The students suddenly sought to understand each other, becoming again a group of friends. “Now I’ll tell where I come from,” a woman said. “My mother lives with a man that abuses her, and she won’t leave because she doesn’t have a job and can’t support our family. I plan to have a good job.” A man who had been mostly silent in my classes and had not joined the argument of the previous day said, “One reason I would want my wife to have a good job is that my father abandoned our family. After that, we were poor. If something happens to me, I don’t want my family poor.” Across the room, a woman said, “I wish you guys would have told us before.”
I postponed the subject of note-taking, and we continued our examination of The Second Sex. Civilly.
As someone who grew up in an unsentimental, working-class family and lives in a hardscrabble region of rural America, a.k.a. “the real world,” I suspect I am foolish—depressingly close to knowing I am foolish—to grasp at hope for our dangerously divided nation while recalling one incident of reconciliation reached in the bubble of a college classroom. Perhaps such a memory can serve as little more than my personal, fleeting escape from the fear, selfishness, pain, indifference and loneliness that contribute to our caustic and occasionally violent political divisions. Yet perhaps an encouraging memory like this is something each of us needs before national reconciliation can begin to be possible. Many of us can recall an experience similar to what I witnessed in a college classroom, and though I am inclined to ask, “What does that matter now?”, who can live long without hope? Can a democracy?

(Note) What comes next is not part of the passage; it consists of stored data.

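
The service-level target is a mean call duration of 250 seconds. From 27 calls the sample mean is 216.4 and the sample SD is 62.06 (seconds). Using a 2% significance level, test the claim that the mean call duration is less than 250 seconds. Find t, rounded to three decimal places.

H0: μ = 250; H1: μ < 250 (one-sample t-test, left-tailed).
t = (x̄ − μ₀)/(s/√n) = (216.4 − 250)/(62.06/√27) = -2.813
df = n − 1 = 26
p-value = P(T ≤ -2.813) ≈ 0.005
Since p ≈ 0.005 < α = 0.02, reject H0; the evidence is statistically significant.

-2.813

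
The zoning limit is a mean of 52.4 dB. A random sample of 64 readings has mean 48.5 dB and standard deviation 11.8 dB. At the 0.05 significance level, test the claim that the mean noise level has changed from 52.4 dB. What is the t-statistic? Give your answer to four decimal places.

H0: μ = 52.4; H1: μ ≠ 52.4 (one-sample t-test, two-sided).
t = (x̄ − μ₀)/(s/√n) = (48.5 − 52.4)/(11.8/√64) = -2.6441
df = n − 1 = 63
Two-sided p-value ≈ 0.0103
Since p ≈ 0.0103 < α = 0.05, reject H0; the data support H1.

-2.6441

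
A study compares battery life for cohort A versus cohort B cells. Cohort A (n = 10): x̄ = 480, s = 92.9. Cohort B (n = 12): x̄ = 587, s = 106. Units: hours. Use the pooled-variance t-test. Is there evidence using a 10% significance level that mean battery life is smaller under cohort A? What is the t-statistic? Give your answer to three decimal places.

Let group 1 = cohort A, group 2 = cohort B. H0: μ_1 = μ_2; H1: μ_1 < μ_2 (two-sample pooled-variance t-test, left-tailed).
s_p² = [(10−1)·92.9² + (12−1)·106²]/(10+12−2) = 10063.5
t = (480 − 587)/√[10063.5·(1/10 + 1/12)] = -2.491
df = n₁ + n₂ − 2 = 20
p-value = P(T ≤ -2.491) ≈ 0.011
Since p ≈ 0.011 < α = 0.1, reject H0; the evidence is statistically significant.

-2.491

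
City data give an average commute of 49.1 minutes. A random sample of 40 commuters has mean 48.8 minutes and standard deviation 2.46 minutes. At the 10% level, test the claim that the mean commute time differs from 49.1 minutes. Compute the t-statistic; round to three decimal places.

H0: μ = 49.1; H1: μ ≠ 49.1 (one-sample t-test, two-sided).
t = (x̄ − μ₀)/(s/√n) = (48.8 − 49.1)/(2.46/√40) = -0.771
df = n − 1 = 39
Two-sided p-value ≈ 0.4452
Since p ≈ 0.4452 > α = 0.1, fail to reject H0; the data do not provide sufficient evidence against H0.

-0.771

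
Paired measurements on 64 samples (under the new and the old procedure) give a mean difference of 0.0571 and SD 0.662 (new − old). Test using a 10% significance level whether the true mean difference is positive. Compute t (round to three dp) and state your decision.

t = 0.690; fail to reject H0

H0: μ_d = 0; H1: μ_d > 0 (paired t-test on the differences, right-tailed).
t = d̄/(s_d/√n) = 0.0571/(0.662/√64) = 0.690
df = n − 1 = 63
p-value = P(T ≥ 0.690) ≈ 0.246
Since p ≈ 0.246 > α = 0.1, fail to reject H0; the data do not provide sufficient evidence against H0.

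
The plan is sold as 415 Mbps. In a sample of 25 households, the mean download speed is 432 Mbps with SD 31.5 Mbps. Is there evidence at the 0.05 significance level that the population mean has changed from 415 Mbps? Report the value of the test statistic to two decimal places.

2.70

H0: μ = 415; H1: μ ≠ 415 (one-sample t-test, two-sided).
t = (x̄ − μ₀)/(s/√n) = (432 − 415)/(31.5/√25) = 2.70
df = n − 1 = 24
Two-sided p-value ≈ 0.013
Since p ≈ 0.013 < α = 0.05, reject H0; the data support H1.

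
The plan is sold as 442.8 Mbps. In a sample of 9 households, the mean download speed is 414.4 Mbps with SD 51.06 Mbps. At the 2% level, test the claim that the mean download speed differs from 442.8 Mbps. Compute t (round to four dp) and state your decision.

H0: μ = 442.8; H1: μ ≠ 442.8 (one-sample t-test, two-sided).
t = (x̄ − μ₀)/(s/√n) = (414.4 − 442.8)/(51.06/√9) = -1.6686
df = n − 1 = 8
Two-sided p-value ≈ 0.134
Since p ≈ 0.134 > α = 0.02, fail to reject H0; the evidence is not statistically significant.

t = -1.6686; fail to reject H0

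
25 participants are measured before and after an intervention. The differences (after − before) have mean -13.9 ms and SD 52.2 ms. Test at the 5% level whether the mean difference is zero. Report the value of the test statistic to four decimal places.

H0: μ_d = 0; H1: μ_d ≠ 0 (paired t-test on the differences, two-sided).
t = d̄/(s_d/√n) = -13.9/(52.2/√25) = -1.3314
df = n − 1 = 24
Two-sided p-value ≈ 0.196
Since p ≈ 0.196 > α = 0.05, fail to reject H0; the evidence is not statistically significant.

-1.3314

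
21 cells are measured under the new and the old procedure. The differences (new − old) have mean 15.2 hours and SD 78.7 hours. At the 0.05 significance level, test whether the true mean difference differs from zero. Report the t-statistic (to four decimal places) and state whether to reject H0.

H0: μ_d = 0; H1: μ_d ≠ 0 (paired t-test on the differences, two-sided).
t = d̄/(s_d/√n) = 15.2/(78.7/√21) = 0.8851
df = n − 1 = 20
Two-sided p-value ≈ 0.3866
Since p ≈ 0.3866 > α = 0.05, fail to reject H0; the evidence is not statistically significant.

t = 0.8851; fail to reject H0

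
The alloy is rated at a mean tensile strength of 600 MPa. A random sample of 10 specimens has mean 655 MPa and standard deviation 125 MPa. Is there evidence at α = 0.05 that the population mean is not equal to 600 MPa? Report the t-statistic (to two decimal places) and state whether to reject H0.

H0: μ = 600; H1: μ ≠ 600 (one-sample t-test, two-sided).
t = (x̄ − μ₀)/(s/√n) = (655 − 600)/(125/√10) = 1.39
df = n − 1 = 9
Two-sided p-value ≈ 0.1975
Since p ≈ 0.1975 > α = 0.05, fail to reject H0; the evidence is not statistically significant.

t = 1.39; fail to reject H0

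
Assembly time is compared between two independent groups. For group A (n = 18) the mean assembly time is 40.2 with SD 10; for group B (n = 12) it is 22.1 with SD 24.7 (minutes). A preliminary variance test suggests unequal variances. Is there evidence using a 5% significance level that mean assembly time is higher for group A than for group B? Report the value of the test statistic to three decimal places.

2.410

Let group 1 = group A, group 2 = group B. H0: μ_1 = μ_2; H1: μ_1 > μ_2 (Welch's two-sample t-test, right-tailed).
t = (x̄_1 − x̄_2)/√(s_1²/n_1 + s_2²/n_2) = (40.2 − 22.1)/√(10²/18 + 24.7²/12) = 2.410
Welch–Satterthwaite df ≈ 13.43
p-value = P(T ≥ 2.410) ≈ 0.0155
Since p ≈ 0.0155 < α = 0.05, reject H0; the data support H1.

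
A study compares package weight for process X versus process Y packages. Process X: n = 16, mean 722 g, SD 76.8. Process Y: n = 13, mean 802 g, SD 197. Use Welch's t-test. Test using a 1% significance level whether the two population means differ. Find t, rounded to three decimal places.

Let group 1 = process X, group 2 = process Y. H0: μ_1 = μ_2; H1: μ_1 ≠ μ_2 (Welch's two-sample t-test, two-sided).
t = (x̄_1 − x̄_2)/√(s_1²/n_1 + s_2²/n_2) = (722 − 802)/√(76.8²/16 + 197²/13) = -1.381
Welch–Satterthwaite df ≈ 14.96
Two-sided p-value ≈ 0.1874
Since p ≈ 0.1874 > α = 0.01, fail to reject H0; the evidence is not statistically significant.

-1.381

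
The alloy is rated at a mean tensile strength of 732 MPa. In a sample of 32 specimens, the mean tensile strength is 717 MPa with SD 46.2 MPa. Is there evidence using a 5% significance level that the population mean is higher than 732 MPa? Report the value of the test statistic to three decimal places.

-1.837

H0: μ = 732; H1: μ > 732 (one-sample t-test, right-tailed).
t = (x̄ − μ₀)/(s/√n) = (717 − 732)/(46.2/√32) = -1.837
df = n − 1 = 31
p-value = P(T ≥ -1.837) ≈ 0.962
Since p ≈ 0.962 > α = 0.05, fail to reject H0; the evidence is not statistically significant.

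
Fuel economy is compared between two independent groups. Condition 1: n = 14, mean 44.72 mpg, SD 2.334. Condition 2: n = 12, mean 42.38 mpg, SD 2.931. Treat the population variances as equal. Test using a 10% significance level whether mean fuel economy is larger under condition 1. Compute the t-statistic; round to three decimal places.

2.266

Let group 1 = condition 1, group 2 = condition 2. H0: μ_1 = μ_2; H1: μ_1 > μ_2 (two-sample pooled-variance t-test, right-tailed).
s_p² = [(14−1)·2.334² + (12−1)·2.931²]/(14+12−2) = 6.88819
t = (44.72 − 42.38)/√[6.88819·(1/14 + 1/12)] = 2.266
df = n₁ + n₂ − 2 = 24
p-value = P(T ≥ 2.266) ≈ 0.0164
Since p ≈ 0.0164 < α = 0.1, reject H0; the data support H1.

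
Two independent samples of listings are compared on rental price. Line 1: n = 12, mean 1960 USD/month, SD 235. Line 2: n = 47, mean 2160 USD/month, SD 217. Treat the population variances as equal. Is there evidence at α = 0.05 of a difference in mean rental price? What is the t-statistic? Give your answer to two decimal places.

Let group 1 = line 1, group 2 = line 2. H0: μ_1 = μ_2; H1: μ_1 ≠ μ_2 (two-sample pooled-variance t-test, two-sided).
s_p² = [(12−1)·235² + (47−1)·217²]/(12+47−2) = 48659.1
t = (1960 − 2160)/√[48659.1·(1/12 + 1/47)] = -2.80
df = n₁ + n₂ − 2 = 57
Two-sided p-value ≈ 0.007
Since p ≈ 0.007 < α = 0.05, reject H0; the data support H1.

-2.80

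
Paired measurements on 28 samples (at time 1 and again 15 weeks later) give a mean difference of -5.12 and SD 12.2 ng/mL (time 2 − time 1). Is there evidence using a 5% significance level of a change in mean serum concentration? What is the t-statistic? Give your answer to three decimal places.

-2.221

H0: μ_d = 0; H1: μ_d ≠ 0 (paired t-test on the differences, two-sided).
t = d̄/(s_d/√n) = -5.12/(12.2/√28) = -2.221
df = n − 1 = 27
Two-sided p-value ≈ 0.035
Since p ≈ 0.035 < α = 0.05, reject H0; the evidence is statistically significant.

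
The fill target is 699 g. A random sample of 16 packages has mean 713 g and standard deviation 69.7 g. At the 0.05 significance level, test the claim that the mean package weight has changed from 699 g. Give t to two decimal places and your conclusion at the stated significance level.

t = 0.80; fail to reject H0

H0: μ = 699; H1: μ ≠ 699 (one-sample t-test, two-sided).
t = (x̄ − μ₀)/(s/√n) = (713 − 699)/(69.7/√16) = 0.80
df = n − 1 = 15
Two-sided p-value ≈ 0.434
Since p ≈ 0.434 > α = 0.05, fail to reject H0; the evidence is not statistically significant.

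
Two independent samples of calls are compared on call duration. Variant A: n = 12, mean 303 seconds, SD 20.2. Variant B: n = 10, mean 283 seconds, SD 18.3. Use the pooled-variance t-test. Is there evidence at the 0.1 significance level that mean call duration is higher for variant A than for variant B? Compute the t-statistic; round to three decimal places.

Let group 1 = variant A, group 2 = variant B. H0: μ_1 = μ_2; H1: μ_1 > μ_2 (two-sample pooled-variance t-test, right-tailed).
s_p² = [(12−1)·20.2² + (10−1)·18.3²]/(12+10−2) = 375.123
t = (303 − 283)/√[375.123·(1/12 + 1/10)] = 2.412
df = n₁ + n₂ − 2 = 20
p-value = P(T ≥ 2.412) ≈ 0.0128
Since p ≈ 0.0128 < α = 0.1, reject H0; the data support H1.

2.412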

It happened nearly 20 years ago, my witnessing of an isolated reconciliation in what now seems to have been a different country. Yet if not in our individual and collective pasts—in “reflective nostalgia,” to use the writer Svetlana Boym’s phrase for a tentative and examined form of longing—where do we find hope for reasonable cohesion when friendships are strained by political disagreement and some families avoid political discussion altogether? What can motivate elected representatives to negotiate in good faith when their voters fear or refuse to hear other voters?
By remembering how a group of students mended a fracture, I still possess some hope for national reconciliation, for a diverse rapprochement that begins in friendships and families. Without reconciliation, the final American commonality may be a threnody for our lost nation.